January 25, 2024

Verbatim: Sr. Nancy Brown on combating human trafficking


Sr. Nancy Brown, of the Archdiocese of Vancouver’s Anti-Human Trafficking Committee, says the Feb. 8 Feast Day of St. Josephine Bakhita should focus attention to combat the scourge.

“Human trafficking disfigures dignity. Exploitation and subjugation limit freedom and turn people into objects to use and discard. And the system of trafficking profits from the injustice and wickedness that oblige millions of people to live in conditions of vulnerability.” 
-- Pope Francis

Pope Francis has challenged young people to be missionaries of human dignity, to be agents of change in eliminating human trafficking and all forms of exploitation. From Feb. 2 to 8, more than 50 youth from all over the world will take up the challenge and gather in Rome for a week to study the global reality of human trafficking, to join in the prayer pilgrimage and to celebrate the feast of St. Josephine Bakhita.

The theme of this year’s pilgrimage of prayer is “Journeying in Dignity: Listen, Dream, Act.” We are all called to listen deeply to what is happening in our world, to dream new possibilities for a just society and to act against the tide of violence and exploitation. The violence will continue to grow unless we break the silence and expose the reality of trafficking of women and children. Very appropriately this pilgrimage of prayer (https://www.youtube.com/c/preghieracontrotratta.org) takes place every year on Feb. 8, the Feast of St. Josephine Bakhita, who is the patron saint of survivors of human trafficking.

St. Josephine, born in 1869 in Darfur, Sudan, had a happy childhood until it turned into a nightmare. At age nine, she was captured by slave-traders and her body sold repeatedly causing such extreme pain that she dissociated, forgetting even her family name.

Unfortunately, the same brutality that St. Josephine endured in her life continues in many parts of our world today.

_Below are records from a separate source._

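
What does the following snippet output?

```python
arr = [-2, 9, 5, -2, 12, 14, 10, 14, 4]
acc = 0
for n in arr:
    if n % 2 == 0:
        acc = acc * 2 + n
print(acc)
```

n=-2: even, acc = 0*2+(-2) = -2
n=9: not even
n=5: not even
n=-2: even, acc = (-2)*2+(-2) = -6
n=12: even, acc = (-6)*2+12 = 0
n=14: even, acc = 0*2+14 = 14
n=10: even, acc = 14*2+10 = 38
n=14: even, acc = 38*2+14 = 90
n=4: even, acc = 90*2+4 = 184

184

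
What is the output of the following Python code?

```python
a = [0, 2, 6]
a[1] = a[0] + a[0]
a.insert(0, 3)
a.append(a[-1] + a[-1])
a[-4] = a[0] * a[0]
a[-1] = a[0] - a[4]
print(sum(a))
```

a[1] = a[0]+a[0] = 0+0 = 0 → [0, 0, 6]
insert 3 at 0 → [3, 0, 0, 6]
append a[-1]+a[-1] = 6+6 = 12 → [3, 0, 0, 6, 12]
a[-4] = a[0]*a[0] = 3*3 = 9 → [3, 9, 0, 6, 12]
a[-1] = a[0]-a[4] = 3-12 = -9 → [3, 9, 0, 6, -9]
sum = 9

9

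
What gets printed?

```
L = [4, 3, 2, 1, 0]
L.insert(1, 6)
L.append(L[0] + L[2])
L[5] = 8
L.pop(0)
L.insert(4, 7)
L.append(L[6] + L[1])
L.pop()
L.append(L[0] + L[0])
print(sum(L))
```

46

insert 6 at 1 → [4, 6, 3, 2, 1, 0]
append L[0]+L[2] = 4+3 = 7 → [4, 6, 3, 2, 1, 0, 7]
L[5] = 8 → [4, 6, 3, 2, 1, 8, 7]
pop(0) removes 4 → [6, 3, 2, 1, 8, 7]
insert 7 at 4 → [6, 3, 2, 1, 7, 8, 7]
append L[6]+L[1] = 7+3 = 10 → [6, 3, 2, 1, 7, 8, 7, 10]
pop() removes 10 → [6, 3, 2, 1, 7, 8, 7]
append L[0]+L[0] = 6+6 = 12 → [6, 3, 2, 1, 7, 8, 7, 12]
sum = 46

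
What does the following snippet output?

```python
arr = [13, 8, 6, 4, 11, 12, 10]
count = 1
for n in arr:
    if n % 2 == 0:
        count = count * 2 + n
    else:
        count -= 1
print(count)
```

n=13: not even, count = 1-1 = 0
n=8: even, count = 0*2+8 = 8
n=6: even, count = 8*2+6 = 22
n=4: even, count = 22*2+4 = 48
n=11: not even, count = 48-1 = 47
n=12: even, count = 47*2+12 = 106
n=10: even, count = 106*2+10 = 222

222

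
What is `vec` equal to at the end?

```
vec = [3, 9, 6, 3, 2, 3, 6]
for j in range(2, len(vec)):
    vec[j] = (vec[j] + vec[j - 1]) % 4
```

[3, 9, 3, 2, 0, 3, 1]

j=2: vec[2] = (6+9)%4 = 3 → [3, 9, 3, 3, 2, 3, 6]
j=3: vec[3] = (3+3)%4 = 2 → [3, 9, 3, 2, 2, 3, 6]
j=4: vec[4] = (2+2)%4 = 0 → [3, 9, 3, 2, 0, 3, 6]
j=5: vec[5] = (3+0)%4 = 3 → [3, 9, 3, 2, 0, 3, 6]
j=6: vec[6] = (6+3)%4 = 1 → [3, 9, 3, 2, 0, 3, 1]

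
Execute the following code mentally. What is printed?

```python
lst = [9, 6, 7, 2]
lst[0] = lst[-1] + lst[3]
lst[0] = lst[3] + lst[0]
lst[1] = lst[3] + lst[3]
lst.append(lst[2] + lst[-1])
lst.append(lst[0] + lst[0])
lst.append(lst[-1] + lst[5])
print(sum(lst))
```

lst[0] = lst[-1]+lst[3] = 2+2 = 4 → [4, 6, 7, 2]
lst[0] = lst[3]+lst[0] = 2+4 = 6 → [6, 6, 7, 2]
lst[1] = lst[3]+lst[3] = 2+2 = 4 → [6, 4, 7, 2]
append lst[2]+lst[-1] = 7+2 = 9 → [6, 4, 7, 2, 9]
append lst[0]+lst[0] = 6+6 = 12 → [6, 4, 7, 2, 9, 12]
append lst[-1]+lst[5] = 12+12 = 24 → [6, 4, 7, 2, 9, 12, 24]
sum = 64

64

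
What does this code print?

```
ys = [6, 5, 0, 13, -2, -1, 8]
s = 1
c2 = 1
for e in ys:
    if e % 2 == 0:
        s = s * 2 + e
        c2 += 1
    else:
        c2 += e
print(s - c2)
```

e=6: even, s = 1*2+6 = 8; c2=2
e=5: not even; c2=7
e=0: even, s = 8*2+0 = 16; c2=8
e=13: not even; c2=21
e=-2: even, s = 16*2+(-2) = 30; c2=22
e=-1: not even; c2=21
e=8: even, s = 30*2+8 = 68; c2=22
s-c2 = 68-22 = 46

46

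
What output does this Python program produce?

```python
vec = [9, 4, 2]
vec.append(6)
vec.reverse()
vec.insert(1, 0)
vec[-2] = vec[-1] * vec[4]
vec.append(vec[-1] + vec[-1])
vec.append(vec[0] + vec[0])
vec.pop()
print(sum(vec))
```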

Women and children continue to be the hidden ones, experiencing horrific abuse, neglect and death in many parts of our world while society remains silent.

After several years of intense suffering, St. Josephine met her grace as she was sent to Italy where she found her true self. In 1882, she was bought by an Italian merchant and assigned as a nanny for a daughter of a friend who was studying with the Canossian Sisters. Through this experience, she was introduced to Christianity, became Catholic and eventually became a religious woman. The transformation in her life can only be accounted for by the grace of God shown through the compassionate care of friends and a healthy environment. Her liberation enabled her to outreach in service to others, spreading compassion to those living in poverty in her neighbourhood.

Women and children in Canada today need this same assistance of a caring community for them to leave their exploitation. They need the protection of our Canadian law through legislation such as Protection of Communities and Exploited Persons Act to assure their safety, freedom and protection from further violence. For more information about trafficking in Canada, read the Canadian Bishops pastoral letter “For Freedom Christ has Set Us Free” on the cccb.ca website

The International Day of Prayer and Awareness Against Human Trafficking is an invitation to all people of goodwill, young people and children, people of different religious beliefs and traditions, cultures and generations. Together in this journey, we, as pilgrims of human dignity with hope, dream and action against all forms of exploitation and human trafficking embark on a synodal journey to listen deeply to what is happening around us and to act with courage and determination for change.

May St. Josephine Bakhita strengthen and compel us to serve our sisters and brothers through listening, dreaming and acting, saying no to violence and overcoming human trafficking and all forms of exploitation. May we all discover pathways to peace and justice in creating a world of dignity.